The Support for the Development of Upper and Middle Guinea Aquaculture (PADAHMG) project is co-financed by the Russian Government and the Japanese Embassy in close collaboration with the United Nations Development Program (UNDP) and the Guinean State.

In Guinea, food insecurity is largely due to dependence on rainfall for agriculture and natural disasters that terrorize populations. Aquaculture is an alternative solution to reducing food insecurity and child malnutrition because it guarantees fish production throughout the year. The full potential of aquaculture remains largely untapped. The objective of the project is to contribute to improving food and nutritional security in the regions of Upper and Middle Guinea through three main results: (i) the National Aquaculture Agency of Guinea (ANAG) and its decentralized services have the technical and operational capacities to provide better technical support and monitoring of fish farmers, (ii) 35 fish farming sites are developed and stocked and (iii) the availability of fish on the local market is increased. The project covers seven (7) prefectures including four (4) in Middle Guinea (Mamou, Dalaba, Pita and Labé) and three (3) in Upper Guinea (Mandiana, Siguiri and Kankan)”.

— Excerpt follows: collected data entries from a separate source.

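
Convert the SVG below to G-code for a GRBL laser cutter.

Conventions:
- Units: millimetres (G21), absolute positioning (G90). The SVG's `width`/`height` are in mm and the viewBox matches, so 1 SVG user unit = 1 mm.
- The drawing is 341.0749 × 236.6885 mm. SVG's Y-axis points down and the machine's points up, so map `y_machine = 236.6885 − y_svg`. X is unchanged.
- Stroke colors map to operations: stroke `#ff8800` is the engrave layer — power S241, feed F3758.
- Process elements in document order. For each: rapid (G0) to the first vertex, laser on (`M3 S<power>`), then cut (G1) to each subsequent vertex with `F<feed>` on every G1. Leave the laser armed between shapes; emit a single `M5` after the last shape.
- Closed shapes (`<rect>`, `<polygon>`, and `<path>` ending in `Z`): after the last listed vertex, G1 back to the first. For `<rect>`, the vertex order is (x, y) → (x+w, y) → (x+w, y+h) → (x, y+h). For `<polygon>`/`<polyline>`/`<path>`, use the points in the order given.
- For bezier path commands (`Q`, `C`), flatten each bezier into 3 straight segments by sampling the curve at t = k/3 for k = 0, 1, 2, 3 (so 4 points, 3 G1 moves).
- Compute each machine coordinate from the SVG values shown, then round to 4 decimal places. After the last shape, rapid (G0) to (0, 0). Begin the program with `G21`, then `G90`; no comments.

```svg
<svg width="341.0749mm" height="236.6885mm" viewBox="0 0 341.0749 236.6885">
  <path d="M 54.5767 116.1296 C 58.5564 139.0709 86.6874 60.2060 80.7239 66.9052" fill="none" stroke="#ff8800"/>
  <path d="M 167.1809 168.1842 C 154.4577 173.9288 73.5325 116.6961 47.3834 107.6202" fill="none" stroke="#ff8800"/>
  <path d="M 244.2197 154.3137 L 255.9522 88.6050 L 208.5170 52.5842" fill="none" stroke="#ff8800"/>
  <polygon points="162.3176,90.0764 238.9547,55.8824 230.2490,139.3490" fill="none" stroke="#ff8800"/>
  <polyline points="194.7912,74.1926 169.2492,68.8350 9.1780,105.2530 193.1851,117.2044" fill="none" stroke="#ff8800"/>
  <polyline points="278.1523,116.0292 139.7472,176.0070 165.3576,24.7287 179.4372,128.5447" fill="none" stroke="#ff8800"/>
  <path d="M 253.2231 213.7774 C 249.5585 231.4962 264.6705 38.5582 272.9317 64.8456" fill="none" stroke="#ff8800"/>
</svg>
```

viewBox `0 0 341.0749 236.6885` with mm width/height → 1 unit = 1 mm. Flip: y_m = 236.6885 − y_svg.

**Shape 1** — `<path>` cubic bezier, stroke `#ff8800` → engrave (S241, F3758). Control points (SVG): P0=(54.5767,116.1296), P1=(58.5564,139.0709), P2=(86.6874,60.2060), P3=(80.7239,66.9052); sampled at t=k/3. Machine vertices: (54.5767,120.5589) → (64.4496,124.6134) → (77.4798,154.9008) → (80.7239,169.7833). Open path.

**Shape 2** — `<path>` cubic bezier, stroke `#ff8800` → engrave (S241, F3758). Control points (SVG): P0=(167.1809,168.1842), P1=(154.4577,173.9288), P2=(73.5325,116.6961), P3=(47.3834,107.6202); sampled at t=k/3. Machine vertices: (167.1809,68.5043) → (136.2784,79.6361) → (87.2365,108.0562) → (47.3834,129.0683). Open path.

**Shape 3** — `<path>` open polyline, stroke `#ff8800` → engrave (S241, F3758). Machine vertices: (244.2197,82.3748) → (255.9522,148.0835) → (208.5170,184.1043). Open path.

**Shape 4** — `<polygon>` regular polygon, stroke `#ff8800` → engrave (S241, F3758). Machine vertices: (162.3176,146.6121) → (238.9547,180.8061) → (230.2490,97.3395) → (162.3176,146.6121). Closed: final G1 returns to the first vertex.

**Shape 5** — `<polyline>` open polyline, stroke `#ff8800` → engrave (S241, F3758). Machine vertices: (194.7912,162.4959) → (169.2492,167.8535) → (9.1780,131.4355) → (193.1851,119.4841). Open path.

**Shape 6** — `<polyline>` open polyline, stroke `#ff8800` → engrave (S241, F3758). Machine vertices: (278.1523,120.6593) → (139.7472,60.6815) → (165.3576,211.9598) → (179.4372,108.1438). Open path.

**Shape 7** — `<path>` cubic bezier, stroke `#ff8800` → engrave (S241, F3758). Control points (SVG): P0=(253.2231,213.7774), P1=(249.5585,231.4962), P2=(264.6705,38.5582), P3=(272.9317,64.8456); sampled at t=k/3. Machine vertices: (253.2231,22.9111) → (254.8682,59.4897) → (263.3361,140.9767) → (272.9317,171.8429). Open path.

G21
G90
G0 X54.5767 Y120.5589
M3 S241
G1 X64.4496 Y124.6134 F3758
G1 X77.4798 Y154.9008 F3758
G1 X80.7239 Y169.7833 F3758
G0 X167.1809 Y68.5043
M3 S241
G1 X136.2784 Y79.6361 F3758
G1 X87.2365 Y108.0562 F3758
G1 X47.3834 Y129.0683 F3758
G0 X244.2197 Y82.3748
M3 S241
G1 X255.9522 Y148.0835 F3758
G1 X208.5170 Y184.1043 F3758
G0 X162.3176 Y146.6121
M3 S241
G1 X238.9547 Y180.8061 F3758
G1 X230.2490 Y97.3395 F3758
G1 X162.3176 Y146.6121 F3758
G0 X194.7912 Y162.4959
M3 S241
G1 X169.2492 Y167.8535 F3758
G1 X9.1780 Y131.4355 F3758
G1 X193.1851 Y119.4841 F3758
G0 X278.1523 Y120.6593
M3 S241
G1 X139.7472 Y60.6815 F3758
G1 X165.3576 Y211.9598 F3758
G1 X179.4372 Y108.1438 F3758
G0 X253.2231 Y22.9111
M3 S241
G1 X254.8682 Y59.4897 F3758
G1 X263.3361 Y140.9767 F3758
G1 X272.9317 Y171.8429 F3758
M5
G0 X0.0000 Y0.0000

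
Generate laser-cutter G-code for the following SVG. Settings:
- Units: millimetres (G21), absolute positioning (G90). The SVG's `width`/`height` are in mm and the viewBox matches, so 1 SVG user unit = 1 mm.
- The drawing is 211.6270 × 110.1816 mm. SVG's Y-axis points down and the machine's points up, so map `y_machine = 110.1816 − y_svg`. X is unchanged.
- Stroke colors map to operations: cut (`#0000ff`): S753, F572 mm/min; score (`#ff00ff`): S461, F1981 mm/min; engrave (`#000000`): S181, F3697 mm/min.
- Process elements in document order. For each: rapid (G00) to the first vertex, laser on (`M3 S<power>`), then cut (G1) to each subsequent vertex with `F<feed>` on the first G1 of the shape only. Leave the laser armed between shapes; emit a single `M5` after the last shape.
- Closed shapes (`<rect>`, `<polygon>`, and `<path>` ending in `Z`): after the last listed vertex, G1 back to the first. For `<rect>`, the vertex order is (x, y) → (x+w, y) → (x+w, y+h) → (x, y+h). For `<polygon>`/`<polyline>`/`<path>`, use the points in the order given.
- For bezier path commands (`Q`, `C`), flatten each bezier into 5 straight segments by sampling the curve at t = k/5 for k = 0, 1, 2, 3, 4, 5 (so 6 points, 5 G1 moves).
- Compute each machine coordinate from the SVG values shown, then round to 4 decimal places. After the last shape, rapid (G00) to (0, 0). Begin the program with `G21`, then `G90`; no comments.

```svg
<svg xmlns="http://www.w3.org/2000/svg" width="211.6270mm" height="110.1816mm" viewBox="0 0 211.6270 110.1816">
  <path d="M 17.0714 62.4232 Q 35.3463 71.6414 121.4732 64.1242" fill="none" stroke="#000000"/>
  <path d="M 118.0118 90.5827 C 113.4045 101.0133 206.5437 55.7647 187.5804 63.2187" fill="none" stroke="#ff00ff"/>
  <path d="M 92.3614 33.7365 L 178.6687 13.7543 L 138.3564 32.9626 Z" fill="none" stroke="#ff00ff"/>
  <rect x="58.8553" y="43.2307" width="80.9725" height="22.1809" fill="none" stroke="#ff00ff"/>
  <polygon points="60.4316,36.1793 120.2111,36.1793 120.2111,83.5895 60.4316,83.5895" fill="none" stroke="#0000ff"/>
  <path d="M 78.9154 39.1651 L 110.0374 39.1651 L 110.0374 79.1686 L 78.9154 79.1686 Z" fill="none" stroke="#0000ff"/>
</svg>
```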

The approach is divided into three (3) main steps:

  • Design of questionnaires to collect quantitative and qualitative data of better quality with ArcGIS Survey123. These designed questionnaires were integrated into smartphones followed by a pilot test. Subsequently, the amendments and adjustments if possible were taken into account before the actual descent on the ground.
  • Collection of actual data on fish ponds in the administrative regions of Upper and Middle Guinea. This step was supported by the animators recruited on behalf of the Project. – The stage of data collection on fish ponds was supported by the facilitators from where we had to collect data on the species stocked, the type of ponds built, quantity fished and sold, the induced effects, number of women involved, taking pictures and also taking geographical data. Visits of some women's achievements were made to measure the commitment of women in fish farming. The team took care to carry out audio and video interviews as well as some photos helping to facilitate the analysis and interpretation of the facts by the PMU and the UNDP Guinea team.
  • After collecting field data using the tools designed in ArcGIS Survey123, we proceeded to pool the results of field surveys with the cartographic approach. This allowed us to set up a Dashboard presenting the results in the form of a cartographic view with qualitative and qualitative analyzes for intuitive and interactive data visualization. 

About this dashboard

The dashboard enabled the user to not only interact with the data collected on the fish sites and view histograms on the types of fishponds, the number of fish received, etc. but also download this data for other useful purposes.